Entre as funções paramétricas, a de Ali e Schaeffer foi a mais adequada, mas apresentou problemas quanto à convergência, em virtude do maior número de parâmetros a serem estimados, como observado por Jamrozik et al. (1997). Este problema não ocorreu com o polinômio de Legendre, que tem o mesmo número de parâmetros da função de Ali e Schaeffer. Além disso, o modelo LEG-5 (e=4), seguido do AS (e=4), foi o que apresentou os melhores valores para AIC e Ln L. Contudo, pelo BIC, o modelo LEG-5 (e=4), seguido do LEG-5 (e=3), foi o que proporcionou o melhor ajuste dos dados. Vale ressaltar que ambos, AIC e BIC, penalizam modelos com maior número de parâmetros. Entretanto, para BIC, esta penalidade é mais rigorosa, tendendo a favorecer modelos mais parcimoniosos (Nunez-Antón & Zimmerman, 2000).
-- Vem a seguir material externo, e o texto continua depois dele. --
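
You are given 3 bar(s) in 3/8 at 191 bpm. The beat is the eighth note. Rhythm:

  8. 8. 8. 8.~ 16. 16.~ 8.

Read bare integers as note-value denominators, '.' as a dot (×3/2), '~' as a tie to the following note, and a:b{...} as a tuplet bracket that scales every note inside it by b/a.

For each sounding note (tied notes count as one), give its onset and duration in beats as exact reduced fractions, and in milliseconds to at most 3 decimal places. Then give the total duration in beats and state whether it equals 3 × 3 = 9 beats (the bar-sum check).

1) 0.0ms=0b +471.204ms=3/2b
2) 471.204ms=3/2b +471.204ms=3/2b
3) 942.408ms=3b +471.204ms=3/2b
4) 1413.613ms=9/2b +706.806ms=9/4b
5) 2120.419ms=27/4b +706.806ms=9/4b
Σ=9b of 9 (191bpm 3/8) — PASS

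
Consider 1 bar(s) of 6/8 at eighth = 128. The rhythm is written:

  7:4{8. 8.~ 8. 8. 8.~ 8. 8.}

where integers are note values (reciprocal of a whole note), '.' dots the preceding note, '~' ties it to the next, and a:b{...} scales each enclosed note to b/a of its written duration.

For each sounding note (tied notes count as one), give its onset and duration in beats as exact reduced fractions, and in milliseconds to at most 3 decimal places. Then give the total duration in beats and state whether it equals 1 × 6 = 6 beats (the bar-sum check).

1) 0.0ms=0b +401.786ms=6/7b
2) 401.786ms=6/7b +803.571ms=12/7b
3) 1205.357ms=18/7b +401.786ms=6/7b
4) 1607.143ms=24/7b +803.571ms=12/7b
5) 2410.714ms=36/7b +401.786ms=6/7b
Σ=6b of 6 (128bpm 6/8) — PASS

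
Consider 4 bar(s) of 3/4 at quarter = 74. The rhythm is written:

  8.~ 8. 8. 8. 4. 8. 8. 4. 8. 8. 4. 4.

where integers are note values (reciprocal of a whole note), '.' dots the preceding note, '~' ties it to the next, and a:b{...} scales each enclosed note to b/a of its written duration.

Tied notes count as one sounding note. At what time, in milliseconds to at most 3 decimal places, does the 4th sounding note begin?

1. 0.0ms @ 0 + 1216.216ms (3/2)
2. 1216.216ms @ 3/2 + 608.108ms (3/4)
3. 1824.324ms @ 9/4 + 608.108ms (3/4)
4. 2432.432ms @ 3 + 1216.216ms (3/2)
5. 3648.649ms @ 9/2 + 608.108ms (3/4)
6. 4256.757ms @ 21/4 + 608.108ms (3/4)
7. 4864.865ms @ 6 + 1216.216ms (3/2)
8. 6081.081ms @ 15/2 + 608.108ms (3/4)
9. 6689.189ms @ 33/4 + 608.108ms (3/4)
10. 7297.297ms @ 9 + 1216.216ms (3/2)
11. 8513.514ms @ 21/2 + 1216.216ms (3/2)

note 4 onset = 3b = 2432.432ms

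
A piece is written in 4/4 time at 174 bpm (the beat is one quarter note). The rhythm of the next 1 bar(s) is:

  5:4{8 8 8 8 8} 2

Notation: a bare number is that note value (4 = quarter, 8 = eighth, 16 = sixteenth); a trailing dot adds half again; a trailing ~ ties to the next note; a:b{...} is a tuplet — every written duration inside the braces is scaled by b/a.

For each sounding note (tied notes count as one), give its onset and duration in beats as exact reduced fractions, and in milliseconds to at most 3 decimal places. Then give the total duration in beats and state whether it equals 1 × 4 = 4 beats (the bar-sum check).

1) 0.0ms=0b +137.931ms=2/5b
2) 137.931ms=2/5b +137.931ms=2/5b
3) 275.862ms=4/5b +137.931ms=2/5b
4) 413.793ms=6/5b +137.931ms=2/5b
5) 551.724ms=8/5b +137.931ms=2/5b
6) 689.655ms=2b +689.655ms=2b
Σ=4b of 4 (174bpm 4/4) — PASS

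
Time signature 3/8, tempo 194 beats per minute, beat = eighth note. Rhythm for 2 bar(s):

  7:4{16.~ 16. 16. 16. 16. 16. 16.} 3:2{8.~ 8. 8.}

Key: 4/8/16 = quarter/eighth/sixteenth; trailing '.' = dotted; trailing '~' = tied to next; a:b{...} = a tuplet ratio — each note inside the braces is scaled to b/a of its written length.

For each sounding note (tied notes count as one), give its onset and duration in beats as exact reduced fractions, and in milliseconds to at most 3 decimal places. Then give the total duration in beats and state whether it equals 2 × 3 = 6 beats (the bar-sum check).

1) 0.0ms=0b +265.096ms=6/7b
2) 265.096ms=6/7b +132.548ms=3/7b
3) 397.644ms=9/7b +132.548ms=3/7b
4) 530.191ms=12/7b +132.548ms=3/7b
5) 662.739ms=15/7b +132.548ms=3/7b
6) 795.287ms=18/7b +132.548ms=3/7b
7) 927.835ms=3b +618.557ms=2b
8) 1546.392ms=5b +309.278ms=1b
Σ=6b of 6 (194bpm 3/8) — PASS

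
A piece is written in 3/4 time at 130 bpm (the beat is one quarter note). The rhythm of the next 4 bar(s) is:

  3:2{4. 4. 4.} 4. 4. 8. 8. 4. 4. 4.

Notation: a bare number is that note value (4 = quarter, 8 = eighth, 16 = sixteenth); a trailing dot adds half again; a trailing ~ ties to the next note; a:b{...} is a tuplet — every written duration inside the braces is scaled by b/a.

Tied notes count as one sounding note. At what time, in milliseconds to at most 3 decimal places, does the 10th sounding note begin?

note 10 onset = 21/2b = 4846.154ms

1. 0.0ms @ 0 + 461.538ms (1)
2. 461.538ms @ 1 + 461.538ms (1)
3. 923.077ms @ 2 + 461.538ms (1)
4. 1384.615ms @ 3 + 692.308ms (3/2)
5. 2076.923ms @ 9/2 + 692.308ms (3/2)
6. 2769.231ms @ 6 + 346.154ms (3/4)
7. 3115.385ms @ 27/4 + 346.154ms (3/4)
8. 3461.538ms @ 15/2 + 692.308ms (3/2)
9. 4153.846ms @ 9 + 692.308ms (3/2)
10. 4846.154ms @ 21/2 + 692.308ms (3/2)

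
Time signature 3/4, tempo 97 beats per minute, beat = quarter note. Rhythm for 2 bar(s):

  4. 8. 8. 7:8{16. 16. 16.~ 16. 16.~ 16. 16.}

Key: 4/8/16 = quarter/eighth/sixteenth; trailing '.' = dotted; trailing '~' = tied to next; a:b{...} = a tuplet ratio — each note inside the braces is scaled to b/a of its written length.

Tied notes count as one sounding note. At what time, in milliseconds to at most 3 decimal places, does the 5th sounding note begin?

1. 0.0ms @ 0 + 927.835ms (3/2)
2. 927.835ms @ 3/2 + 463.918ms (3/4)
3. 1391.753ms @ 9/4 + 463.918ms (3/4)
4. 1855.67ms @ 3 + 265.096ms (3/7)
5. 2120.766ms @ 24/7 + 265.096ms (3/7)
6. 2385.862ms @ 27/7 + 530.191ms (6/7)
7. 2916.053ms @ 33/7 + 530.191ms (6/7)
8. 3446.244ms @ 39/7 + 265.096ms (3/7)

note 5 onset = 24/7b = 2120.766ms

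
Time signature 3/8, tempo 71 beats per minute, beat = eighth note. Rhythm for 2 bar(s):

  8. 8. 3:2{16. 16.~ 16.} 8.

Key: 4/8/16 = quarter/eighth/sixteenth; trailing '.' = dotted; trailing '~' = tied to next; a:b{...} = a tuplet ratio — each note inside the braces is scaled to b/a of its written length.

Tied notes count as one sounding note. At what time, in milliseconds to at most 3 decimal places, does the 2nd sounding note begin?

1. 0.0ms @ 0 + 1267.606ms (3/2)
2. 1267.606ms @ 3/2 + 1267.606ms (3/2)
3. 2535.211ms @ 3 + 422.535ms (1/2)
4. 2957.746ms @ 7/2 + 845.07ms (1)
5. 3802.817ms @ 9/2 + 1267.606ms (3/2)

note 2 onset = 3/2b = 1267.606ms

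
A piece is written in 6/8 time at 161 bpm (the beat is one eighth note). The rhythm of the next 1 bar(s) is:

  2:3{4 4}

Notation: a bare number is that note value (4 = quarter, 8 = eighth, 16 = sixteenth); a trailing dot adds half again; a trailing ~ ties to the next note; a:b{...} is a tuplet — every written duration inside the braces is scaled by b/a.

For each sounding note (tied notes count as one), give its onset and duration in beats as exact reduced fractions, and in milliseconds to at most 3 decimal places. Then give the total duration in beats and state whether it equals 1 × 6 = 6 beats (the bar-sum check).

1) 0.0ms=0b +1118.012ms=3b
2) 1118.012ms=3b +1118.012ms=3b
Σ=6b of 6 (161bpm 6/8) — PASS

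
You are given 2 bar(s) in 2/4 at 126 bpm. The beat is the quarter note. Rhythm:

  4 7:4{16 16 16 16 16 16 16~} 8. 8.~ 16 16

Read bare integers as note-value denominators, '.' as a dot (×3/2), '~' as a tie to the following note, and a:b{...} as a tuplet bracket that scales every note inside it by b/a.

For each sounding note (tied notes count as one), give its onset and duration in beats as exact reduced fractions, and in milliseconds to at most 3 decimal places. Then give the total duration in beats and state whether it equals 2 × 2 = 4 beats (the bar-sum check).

1) 0.0ms=0b +476.19ms=1b
2) 476.19ms=1b +68.027ms=1/7b
3) 544.218ms=8/7b +68.027ms=1/7b
4) 612.245ms=9/7b +68.027ms=1/7b
5) 680.272ms=10/7b +68.027ms=1/7b
6) 748.299ms=11/7b +68.027ms=1/7b
7) 816.327ms=12/7b +68.027ms=1/7b
8) 884.354ms=13/7b +425.17ms=25/28b
9) 1309.524ms=11/4b +476.19ms=1b
10) 1785.714ms=15/4b +119.048ms=1/4b
Σ=4b of 4 (126bpm 2/4) — PASS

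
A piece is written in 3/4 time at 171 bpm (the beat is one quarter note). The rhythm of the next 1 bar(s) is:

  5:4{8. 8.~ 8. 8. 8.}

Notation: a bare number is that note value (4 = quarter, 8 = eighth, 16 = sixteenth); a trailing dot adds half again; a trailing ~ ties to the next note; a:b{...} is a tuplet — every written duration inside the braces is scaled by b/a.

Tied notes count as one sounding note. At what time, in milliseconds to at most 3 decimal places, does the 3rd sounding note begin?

1. 0.0ms @ 0 + 210.526ms (3/5)
2. 210.526ms @ 3/5 + 421.053ms (6/5)
3. 631.579ms @ 9/5 + 210.526ms (3/5)
4. 842.105ms @ 12/5 + 210.526ms (3/5)

note 3 onset = 9/5b = 631.579ms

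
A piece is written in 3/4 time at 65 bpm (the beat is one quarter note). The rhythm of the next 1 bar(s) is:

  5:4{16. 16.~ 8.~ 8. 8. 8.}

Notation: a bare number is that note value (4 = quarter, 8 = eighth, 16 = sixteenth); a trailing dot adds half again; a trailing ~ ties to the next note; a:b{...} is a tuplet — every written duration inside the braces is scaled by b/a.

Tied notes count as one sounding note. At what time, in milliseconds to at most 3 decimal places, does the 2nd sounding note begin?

note 2 onset = 3/10b = 276.923ms

1. 0.0ms @ 0 + 276.923ms (3/10)
2. 276.923ms @ 3/10 + 1384.615ms (3/2)
3. 1661.538ms @ 9/5 + 553.846ms (3/5)
4. 2215.385ms @ 12/5 + 553.846ms (3/5)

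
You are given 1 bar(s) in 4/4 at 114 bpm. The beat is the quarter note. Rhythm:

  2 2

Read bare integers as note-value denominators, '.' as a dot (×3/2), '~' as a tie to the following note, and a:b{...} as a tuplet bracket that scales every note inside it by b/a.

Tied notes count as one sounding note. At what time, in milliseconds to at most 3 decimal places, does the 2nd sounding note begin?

1. 0.0ms @ 0 + 1052.632ms (2)
2. 1052.632ms @ 2 + 1052.632ms (2)

note 2 onset = 2b = 1052.632ms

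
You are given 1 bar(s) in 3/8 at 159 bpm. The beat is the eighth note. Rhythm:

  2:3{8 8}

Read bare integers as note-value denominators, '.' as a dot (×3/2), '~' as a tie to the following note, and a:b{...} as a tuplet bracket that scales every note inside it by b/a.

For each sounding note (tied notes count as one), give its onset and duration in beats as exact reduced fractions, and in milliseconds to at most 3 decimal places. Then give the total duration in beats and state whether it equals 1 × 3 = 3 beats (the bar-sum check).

1) 0.0ms=0b +566.038ms=3/2b
2) 566.038ms=3/2b +566.038ms=3/2b
Σ=3b of 3 (159bpm 3/8) — PASS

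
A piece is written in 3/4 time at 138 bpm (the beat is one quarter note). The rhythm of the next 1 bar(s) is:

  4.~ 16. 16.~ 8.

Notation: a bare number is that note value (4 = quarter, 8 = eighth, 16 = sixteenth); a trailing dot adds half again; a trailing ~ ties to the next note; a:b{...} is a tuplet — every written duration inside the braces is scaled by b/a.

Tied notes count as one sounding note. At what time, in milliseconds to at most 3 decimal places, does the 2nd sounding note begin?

note 2 onset = 15/8b = 815.217ms

1. 0.0ms @ 0 + 815.217ms (15/8)
2. 815.217ms @ 15/8 + 489.13ms (9/8)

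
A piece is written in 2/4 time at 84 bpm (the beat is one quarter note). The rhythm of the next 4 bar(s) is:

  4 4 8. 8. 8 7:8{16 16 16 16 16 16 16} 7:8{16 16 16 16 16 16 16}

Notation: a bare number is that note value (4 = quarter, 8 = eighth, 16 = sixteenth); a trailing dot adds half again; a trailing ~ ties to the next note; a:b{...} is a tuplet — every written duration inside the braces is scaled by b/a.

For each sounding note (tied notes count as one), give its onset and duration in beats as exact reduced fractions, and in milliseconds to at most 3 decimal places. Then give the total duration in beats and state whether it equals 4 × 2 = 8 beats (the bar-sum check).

1) 0.0ms=0b +714.286ms=1b
2) 714.286ms=1b +714.286ms=1b
3) 1428.571ms=2b +535.714ms=3/4b
4) 1964.286ms=11/4b +535.714ms=3/4b
5) 2500.0ms=7/2b +357.143ms=1/2b
6) 2857.143ms=4b +204.082ms=2/7b
7) 3061.224ms=30/7b +204.082ms=2/7b
8) 3265.306ms=32/7b +204.082ms=2/7b
9) 3469.388ms=34/7b +204.082ms=2/7b
10) 3673.469ms=36/7b +204.082ms=2/7b
11) 3877.551ms=38/7b +204.082ms=2/7b
12) 4081.633ms=40/7b +204.082ms=2/7b
13) 4285.714ms=6b +204.082ms=2/7b
14) 4489.796ms=44/7b +204.082ms=2/7b
15) 4693.878ms=46/7b +204.082ms=2/7b
16) 4897.959ms=48/7b +204.082ms=2/7b
17) 5102.041ms=50/7b +204.082ms=2/7b
18) 5306.122ms=52/7b +204.082ms=2/7b
19) 5510.204ms=54/7b +204.082ms=2/7b
Σ=8b of 8 (84bpm 2/4) — PASS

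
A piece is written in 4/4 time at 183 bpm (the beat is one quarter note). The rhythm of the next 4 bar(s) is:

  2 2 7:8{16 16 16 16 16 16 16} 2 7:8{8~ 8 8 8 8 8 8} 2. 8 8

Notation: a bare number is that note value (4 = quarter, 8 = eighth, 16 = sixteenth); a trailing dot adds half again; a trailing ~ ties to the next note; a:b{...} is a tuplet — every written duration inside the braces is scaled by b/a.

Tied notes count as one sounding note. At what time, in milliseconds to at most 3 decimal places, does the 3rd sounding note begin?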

Na Figura 2 são apresentadas as variâncias fenotípicas, de ambiente permanente e genéticas, estimadas pelos modelos que melhor descreveram os dados, de acordo com os critérios adotados, juntamente com as estimativas obtidas pelas análises unicaracterísticas realizadas por Sarmento et al. (2005). As estimativas de variância fenotípica (Figura 2a) obtidas pelos modelos que empregaram o polinômio ortogonal de Legendre de ordem quíntica (LEG-5), com três (e=3) e quatro (e=4) classes de variâncias residuais, foram praticamente as mesmas. No modelo que usou a função de Ali e Schaeffer (AS) com quatro classes residuais (e=4), observaram-se pequenas diferenças nas estimativas de variância fenotípica em relação às obtidas pelo LEG-5 (e=3) e LEG-5 (e=4) no início e no final da lactação. As estimativas mostraram tendência de aumento até a 10ª semana (0,84), exceto da 6ª para 7ª, em que houve redução da variância fenotípica para o LEG-5 (e=3). Este período é caracterizado pela mudança da primeira para a segunda classe residual. Além disso, coincide com o pico de lactação, característico de raças especializadas, em torno de 60 dias após o parto. Após a 10ª semana, estas estimativas diminuíram até a 32ª semana (0,54), voltando a aumentar no final da lactação e alcançando valores próximos a 0,87 na 39ª semana. Possivelmente, este aumento no final da lactação seja decorrente do menor número de informações disponíveis neste período.

 

 

Quanto às variâncias de ambiente permanente estimadas (Figura 2b), os modelos tiveram comportamentos semelhantes, com estimativas mais baixas no início da lactação (0,13), inferiores às observadas para estimativas de variância genética aditiva (Figura 2c). Após a 7ª semana (0,28), as variâncias resultantes do efeito de ambiente permanente tenderam a aumentar até a 17ª (0,37), decrescendo em seguida até a 30ª (0,25) e aumentando até o final da lactação (0,50). Neste período, as variâncias de ambiente permanente foram superiores às genéticas.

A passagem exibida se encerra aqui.